Bagian Tiga

69 12 0
                                    


TOBIO bangun sebelum matahari benar-benar terbit. Pantai masih gelap, tapi tidak terlalu gelap sehingga Tobio memutuskan itu waktu yang tepat untuk lari pagi. Mengambil jaket dan sepatu cadangan yang dibawanya, Tobio keluar dari rumah kayu dan berlari kecil menuju pantai.

Lampu-lampu sudah menyala dan orang-orang mulai membuka pintu rumahnya. Tobio menemukan dirinya disapa oleh penduduk sekitar bukan hanya sekali, tapi hampir oleh setiap orang yang dia jumpai pagi itu. Tobio bertanya-tanya apakah mereka mengenalinya sebagai saudara laki-laki Miwa atau apakah mereka hanya ramah.

Tobio berlari di sepanjang garis pantai, berhati-hati agar sepatunya tidak basah lagi. Rutinitas paginya memberi Tobio semacam kestabilan, sebentuk penenang bahwa dia masih bisa berfungsi dengan baik meski dengan semua yang terjadi.

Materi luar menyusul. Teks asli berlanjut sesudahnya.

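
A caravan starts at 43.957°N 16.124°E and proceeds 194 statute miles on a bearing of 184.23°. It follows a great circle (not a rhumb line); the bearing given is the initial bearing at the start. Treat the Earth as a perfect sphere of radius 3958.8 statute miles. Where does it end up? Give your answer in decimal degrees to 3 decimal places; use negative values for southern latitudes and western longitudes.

Angular distance δ = d/R = 194 / 3958.8 = 0.049005 rad.
With φ₁ = 43.957° = 0.767194 rad and θ = 184.23° = 3.215420 rad:
Applying the spherical law of cosines for sides, sin φ₂ = sin φ₁ cos δ + cos φ₁ sin δ cos θ = 0.658119, so φ₂ = 41.157°.
For the longitude increment, Δλ = atan2( sin θ sin δ cos φ₁, cos δ − sin φ₁ sin φ₂ ) = atan2(-0.002601, 0.541987) = -0.275°.
λ₂ = λ₁ + Δλ = 15.849°.

latitude 41.157°, longitude 15.849°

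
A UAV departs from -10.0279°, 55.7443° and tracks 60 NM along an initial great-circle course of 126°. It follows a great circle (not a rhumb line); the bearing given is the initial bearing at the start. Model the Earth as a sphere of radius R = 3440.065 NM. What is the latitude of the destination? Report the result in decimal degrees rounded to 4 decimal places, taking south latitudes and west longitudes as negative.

latitude -10.6143°

Angular distance δ = d/R = 60 / 3440.065 = 0.017442 rad.
Converting: φ₁ = -0.175020 rad, θ = 2.199115 rad.
Destination latitude: φ₂ = arcsin( sin φ₁ cos δ + cos φ₁ sin δ cos θ ) = arcsin(-0.184196) = -10.6143°.
For the longitude increment, Δλ = atan2( sin θ sin δ cos φ₁, cos δ − sin φ₁ sin φ₂ ) = atan2(0.013894, 0.967774) = 0.8225°.
λ₂ = 55.7443° + 0.8225° = 56.5668°.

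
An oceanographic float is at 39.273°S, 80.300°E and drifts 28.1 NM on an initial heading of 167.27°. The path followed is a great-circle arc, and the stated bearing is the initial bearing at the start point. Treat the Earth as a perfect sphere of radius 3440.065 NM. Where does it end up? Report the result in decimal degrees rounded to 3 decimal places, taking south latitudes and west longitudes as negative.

latitude -39.729°, longitude 80.434°

The arc subtends δ = 28.1/3440.065 = 0.008168 rad at the centre.
With φ₁ = -39.273° = -0.685443 rad and θ = 167.27° = 2.919412 rad:
Destination latitude: φ₂ = arcsin( sin φ₁ cos δ + cos φ₁ sin δ cos θ ) = arcsin(-0.639163) = -39.729°.
Then Δλ = atan2(0.001393, 0.595366) = 0.002340 rad, from sin θ sin δ cos φ₁ over cos δ − sin φ₁ sin φ₂.
Hence λ₂ = 80.300° + 0.134° = 80.434°.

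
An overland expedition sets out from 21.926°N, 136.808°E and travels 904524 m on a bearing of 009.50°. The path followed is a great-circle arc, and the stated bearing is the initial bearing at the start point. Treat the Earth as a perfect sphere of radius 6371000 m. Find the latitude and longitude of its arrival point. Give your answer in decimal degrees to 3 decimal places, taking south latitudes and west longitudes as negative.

latitude 29.941°, longitude 138.352°

Angular distance δ = d/R = 904524 / 6371000 = 0.141975 rad.
Converting: φ₁ = 0.382681 rad, θ = 0.165806 rad.
Destination latitude: φ₂ = arcsin( sin φ₁ cos δ + cos φ₁ sin δ cos θ ) = arcsin(0.499115) = 29.941°.
Δλ = atan2( sin θ sin δ cos φ₁ , cos δ − sin φ₁ sin φ₂ ) = atan2(0.021665, 0.803564) = 0.026954 rad = 1.544°.
Hence λ₂ = 136.808° + 1.544° = 138.352°.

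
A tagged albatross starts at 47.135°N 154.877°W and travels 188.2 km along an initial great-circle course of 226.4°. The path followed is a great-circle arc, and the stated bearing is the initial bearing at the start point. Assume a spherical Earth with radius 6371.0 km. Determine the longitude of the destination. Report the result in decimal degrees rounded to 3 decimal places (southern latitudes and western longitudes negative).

The arc subtends δ = 188.2/6371 = 0.029540 rad at the centre.
With φ₁ = 47.135° = 0.822661 rad and θ = 226.4° = 3.951425 rad:
sin φ₂ = sin φ₁ cos δ + cos φ₁ sin δ cos θ = (0.732959)(0.999564) + (0.680273)(0.029536)(-0.689620) = 0.718783
φ₂ = asin(0.718783) = 0.802050 rad = 45.954°.
Δλ = atan2( sin θ sin δ cos φ₁ , cos δ − sin φ₁ sin φ₂ ) = atan2(-0.014550, 0.472726) = -0.030770 rad = -1.763°.
λ₂ = λ₁ + Δλ = -156.640°.

longitude -156.640°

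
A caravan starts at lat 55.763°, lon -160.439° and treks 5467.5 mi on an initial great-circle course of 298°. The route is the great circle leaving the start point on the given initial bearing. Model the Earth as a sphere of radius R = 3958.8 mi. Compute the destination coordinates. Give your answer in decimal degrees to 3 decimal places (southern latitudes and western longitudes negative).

latitude 24.537°, longitude 91.961°

Central angle δ = d/R = 1.381100 rad.
Start latitude φ₁ = 0.973248 rad; initial bearing θ = 5.201081 rad.
Applying the spherical law of cosines for sides, sin φ₂ = sin φ₁ cos δ + cos φ₁ sin δ cos θ = 0.415281, so φ₂ = 24.537°.
Δλ = atan2( sin θ sin δ cos φ₁ , cos δ − sin φ₁ sin φ₂ ) = atan2(-0.487851, -0.154760) = -1.877982 rad = -107.600°.
λ₂ = -160.439° + -107.600° = -268.039°, normalized to (−180°, 180°] → 91.961°.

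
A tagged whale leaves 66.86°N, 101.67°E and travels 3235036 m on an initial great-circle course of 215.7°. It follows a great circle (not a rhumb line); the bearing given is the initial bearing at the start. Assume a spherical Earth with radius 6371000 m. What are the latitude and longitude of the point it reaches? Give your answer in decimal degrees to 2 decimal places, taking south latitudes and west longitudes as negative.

latitude 40.42°, longitude 79.79°

δ = 3235036/6371000 = 0.507775 rad (29.0934°).
With φ₁ = 66.86° = 1.166927 rad and θ = 215.7° = 3.764675 rad:
Applying the spherical law of cosines for sides, sin φ₂ = sin φ₁ cos δ + cos φ₁ sin δ cos θ = 0.648354, so φ₂ = 40.42°.
Then Δλ = atan2(-0.111503, 0.277636) = -0.381898 rad, from sin θ sin δ cos φ₁ over cos δ − sin φ₁ sin φ₂.
λ₂ = 101.67° + -21.88° = 79.79°.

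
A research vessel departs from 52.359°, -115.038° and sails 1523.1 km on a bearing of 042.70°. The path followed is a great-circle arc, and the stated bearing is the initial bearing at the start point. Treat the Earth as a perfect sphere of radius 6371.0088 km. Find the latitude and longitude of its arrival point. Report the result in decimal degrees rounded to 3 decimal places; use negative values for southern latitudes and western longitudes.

The arc subtends δ = 1523.1/6371.0088 = 0.239067 rad at the centre.
Converting: φ₁ = 0.913837 rad, θ = 0.745256 rad.
sin φ₂ = sin φ₁ cos δ + cos φ₁ sin δ cos θ = (0.791853)(0.971559) + (0.610712)(0.236797)(0.734915) = 0.875611
φ₂ = asin(0.875611) = 1.066700 rad = 61.117°.
Then Δλ = atan2(0.098072, 0.278204) = 0.338916 rad, from sin θ sin δ cos φ₁ over cos δ − sin φ₁ sin φ₂.
Hence λ₂ = -115.038° + 19.418° = -95.620°.

latitude 61.117°, longitude -95.620°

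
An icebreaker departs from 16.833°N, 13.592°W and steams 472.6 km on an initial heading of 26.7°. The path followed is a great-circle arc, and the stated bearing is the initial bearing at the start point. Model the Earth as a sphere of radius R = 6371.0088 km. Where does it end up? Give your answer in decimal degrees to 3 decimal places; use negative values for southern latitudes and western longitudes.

latitude 20.619°, longitude -11.553°

Central angle δ = d/R = 0.074180 rad.
Converting: φ₁ = 0.293791 rad, θ = 0.466003 rad.
sin φ₂ = sin φ₁ cos δ + cos φ₁ sin δ cos θ = (0.289583)(0.997250) + (0.957153)(0.074112)(0.893371) = 0.352159
φ₂ = asin(0.352159) = 0.359877 rad = 20.619°.
Δλ = atan2( sin θ sin δ cos φ₁ , cos δ − sin φ₁ sin φ₂ ) = atan2(0.031873, 0.895271) = 0.035587 rad = 2.039°.
Hence λ₂ = -13.592° + 2.039° = -11.553°.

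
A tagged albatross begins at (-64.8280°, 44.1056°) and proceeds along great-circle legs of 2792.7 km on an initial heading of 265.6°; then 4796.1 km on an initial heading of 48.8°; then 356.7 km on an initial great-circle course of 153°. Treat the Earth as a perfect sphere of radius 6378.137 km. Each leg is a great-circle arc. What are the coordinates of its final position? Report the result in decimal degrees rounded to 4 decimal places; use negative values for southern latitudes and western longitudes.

Apply the spherical direct solution leg by leg, carrying full precision between legs.
Leg 1: from (-64.8280°, 44.1056°), δ = 2792.7/6378.137 = 0.437855 rad, θ = 265.6° → φ = -56.4592°, λ = -5.8114°.
Leg 2: from (-56.4592°, -5.8114°), δ = 4796.1/6378.137 = 0.751959 rad, θ = 48.8° → φ = -21.1089°, λ = 27.6188°.
Leg 3: from (-21.1089°, 27.6188°), δ = 356.7/6378.137 = 0.055925 rad, θ = 153° → φ = -23.9564°, λ = 29.2100°.

latitude -23.9564°, longitude 29.2100°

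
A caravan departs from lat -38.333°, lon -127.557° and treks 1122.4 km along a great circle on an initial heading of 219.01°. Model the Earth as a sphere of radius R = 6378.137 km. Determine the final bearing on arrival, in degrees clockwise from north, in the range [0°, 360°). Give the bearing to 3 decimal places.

δ = 1122.4/6378.137 = 0.175976 rad (10.0827°).
Converting: φ₁ = -0.669037 rad, θ = 3.822446 rad.
Applying the spherical law of cosines for sides, sin φ₂ = sin φ₁ cos δ + cos φ₁ sin δ cos θ = -0.717361, so φ₂ = -45.837°.
Δλ = atan2( sin θ sin δ cos φ₁ , cos δ − sin φ₁ sin φ₂ ) = atan2(-0.086442, 0.539627) = -0.158839 rad = -9.101°.
λ₂ = λ₁ + Δλ = -136.658°.
The forward bearing on arrival equals the back-azimuth from the destination plus 180°.
Back-azimuth from P₂ (-45.837°, -136.658°) to P₁ (-38.333°, -127.557°), with Δλ' = λ₁ − λ₂ = 9.101°: atan2( sin Δλ' cos φ₁ , cos φ₂ sin φ₁ − sin φ₂ cos φ₁ cos Δλ' ) = 45.130°.
Final bearing = (45.130° + 180°) mod 360° = 225.130°.

final bearing 225.130°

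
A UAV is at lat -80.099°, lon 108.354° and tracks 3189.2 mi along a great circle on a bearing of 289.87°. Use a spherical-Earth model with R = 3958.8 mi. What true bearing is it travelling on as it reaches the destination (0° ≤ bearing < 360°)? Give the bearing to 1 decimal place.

The arc subtends δ = 3189.2/3958.8 = 0.805598 rad at the centre.
With φ₁ = -80.099° = -1.397991 rad and θ = 289.87° = 5.059186 rad:
sin φ₂ = sin φ₁ cos δ + cos φ₁ sin δ cos θ = (-0.985106)(0.692680) + (0.171946)(0.721245)(0.339887) = -0.640213
φ₂ = asin(-0.640213) = -0.694775 rad = -39.808°.
Then Δλ = atan2(-0.116632, 0.062003) = -1.082181 rad, from sin θ sin δ cos φ₁ over cos δ − sin φ₁ sin φ₂.
λ₂ = 108.354° + -62.004° = 46.350°.
The forward bearing on arrival equals the back-azimuth from the destination plus 180°.
Back-azimuth from P₂ (-39.8°, 46.3°) to P₁ (-80.1°, 108.4°), with Δλ' = λ₁ − λ₂ = 62.0°: atan2( sin Δλ' cos φ₁ , cos φ₂ sin φ₁ − sin φ₂ cos φ₁ cos Δλ' ) = 167.8°.
Final bearing = (167.8° + 180°) mod 360° = 347.8°.

final bearing 347.8°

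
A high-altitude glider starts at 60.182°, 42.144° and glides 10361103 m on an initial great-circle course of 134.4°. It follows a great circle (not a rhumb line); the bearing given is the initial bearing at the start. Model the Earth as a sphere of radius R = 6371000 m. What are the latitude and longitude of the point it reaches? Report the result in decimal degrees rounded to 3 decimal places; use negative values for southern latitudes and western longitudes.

The arc subtends δ = 10361103/6371000 = 1.626291 rad at the centre.
Start latitude φ₁ = 1.050374 rad; initial bearing θ = 2.345723 rad.
sin φ₂ = sin φ₁ cos δ + cos φ₁ sin δ cos θ = (0.867609)(-0.055467) + (0.497247)(0.998461)(-0.699663) = -0.395493
φ₂ = asin(-0.395493) = -0.406605 rad = -23.297°.
For the longitude increment, Δλ = atan2( sin θ sin δ cos φ₁, cos δ − sin φ₁ sin φ₂ ) = atan2(0.354722, 0.287667) = 50.959°.
Hence λ₂ = 42.144° + 50.959° = 93.103°.

latitude -23.297°, longitude 93.103°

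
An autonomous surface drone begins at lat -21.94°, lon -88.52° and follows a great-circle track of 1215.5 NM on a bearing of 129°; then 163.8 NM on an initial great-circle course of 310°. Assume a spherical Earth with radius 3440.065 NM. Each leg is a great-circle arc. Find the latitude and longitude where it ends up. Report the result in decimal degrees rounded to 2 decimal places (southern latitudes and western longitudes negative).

Apply the spherical direct solution leg by leg, carrying full precision between legs.
Leg 1: from (-21.94°, -88.52°), δ = 1215.5/3440.065 = 0.353336 rad, θ = 129° → φ = -33.54°, λ = -69.70°.
Leg 2: from (-33.54°, -69.70°), δ = 163.8/3440.065 = 0.047615 rad, θ = 310° → φ = -31.76°, λ = -72.16°.

latitude -31.76°, longitude -72.16°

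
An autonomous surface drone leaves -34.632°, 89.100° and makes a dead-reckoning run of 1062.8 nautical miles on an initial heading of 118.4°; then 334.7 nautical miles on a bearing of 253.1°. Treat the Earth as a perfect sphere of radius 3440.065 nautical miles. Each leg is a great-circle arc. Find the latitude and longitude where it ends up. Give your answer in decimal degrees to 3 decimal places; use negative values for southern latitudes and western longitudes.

Apply the spherical direct solution leg by leg, carrying full precision between legs.
Leg 1: from (-34.632°, 89.100°), δ = 1062.8/3440.065 = 0.308948 rad, θ = 118.4° → φ = -41.330°, λ = 109.966°.
Leg 2: from (-41.330°, 109.966°), δ = 334.7/3440.065 = 0.097295 rad, θ = 253.1° → φ = -42.724°, λ = 102.697°.

latitude -42.724°, longitude 102.697°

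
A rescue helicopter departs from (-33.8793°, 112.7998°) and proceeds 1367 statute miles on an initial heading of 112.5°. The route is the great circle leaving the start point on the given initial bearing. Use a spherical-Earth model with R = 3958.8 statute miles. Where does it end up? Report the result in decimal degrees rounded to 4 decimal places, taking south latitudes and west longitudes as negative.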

Bahwa dia masih baik-baik saja meski Miwa pergi.

Tobio berhenti di pantai yang kemarin dikunjunginya. Dia membungkuk dan memegang kedua lututnya, terengah-engah karena lelah dan kehabisan napas. Setetes keringat meluncur melewati dagu dan jatuh pada pasir di bawahnya. Tobio mengamati setetes keringat yang dengan cepat meresap di atas hamparan pasir.

Tidak berarti apa-apa.

Tobio bertanya-tanya apakah kematian Miwa ibarat setetes keringat yang jatuh ke hamparan pasir. Hanya satu dari sekian, tidak berarti apa-apa.

Tobio menegakkan tubuhnya dan mulai lari.

Bayangan Miwa mengiringi langkah kakinya di sepanjang garis pantai dan ombak yang bersahutan.

***

Tobio kembali ke rumah Kiyoko ketika matahari sudah mulai naik dan orang-orang semakin ramai. Dia menaiki tangga dengan kaki yang lemas dan napas terengah-engah. Rumah masih kosong dan sama persis seperti yang Tobio tinggalkan tadi.

Kiyoko dan yang lainnya pasti belum pulang.

Mungkin besok, pikir Tobio. Tobio meyakinkan dirinya bahwa itu tidak apa-apa, dia sering sendirian. Dia hampir selalu sendirian.

Tobio meninggalkan pikiran gelapnya di belakang dan berjalan ke dapur, membuka kulkas yang penuh dengan bahan makanan dan buah-buahan. Tobio melirik kotak sereal dan bertanya-tanya apakah sebaiknya dia membuat sarapan.

Lo harus sarapan.

Tobio mengusir bayangan Miwa dari kepalanya. Dia minum segelas susu dingin dan mandi, lalu tidur.

Tobio memimpikan Miwa lagi. Miwa masih berdiri di bibir pantai dan membelakanginya. Kali ini Tobio mendekat dan berdiri di samping Miwa, mengamati bagian samping wajahnya dan rambutnya yang acak-acakan diterbangkan angin.

"Kenapa lo pergi?" Tobio bertanya.

Miwa menoleh, wajahnya berkerut karena sedih. Dia membuka mulutnya untuk bicara, tapi Tobio tidak mendengar apa-apa. Lalu Tobio ditarik menjauh dan Miwa berteriak tapi tidak ada suara dan Tobio menyadari dia juga berteriak dan Miwa semakin jauh dan—

Tobio tersentak bangun dengan jantung berdebar dan tangan yang mencengkeram seprai erat-erat. Tobio bernapas dalam-dalam, berusaha menenangkan debaran jantung dan kepanikan yang mulai melandanya. Tobio berkedip dan ada air mata yang jatuh.

Tobio mengusap pipinya, baru menyadari kalau dia menangis dalam tidurnya. Tobio bangun dan menatap jendela yang dibiarkan terbuka. Malam sudah datang dan dinginnya mulai menusuk.

Dia tidur lama sekali.

Tobio bangkit dari ranjang dan berjalan ke arah dapur, hendak minum segelas air. Ada makanan di bawah tudung saji, dingin dan tak tersentuh. Tobio minum dua gelas air dan mengambil jaket tebal, lalu keluar dari rumah tanpa mengunci pintu.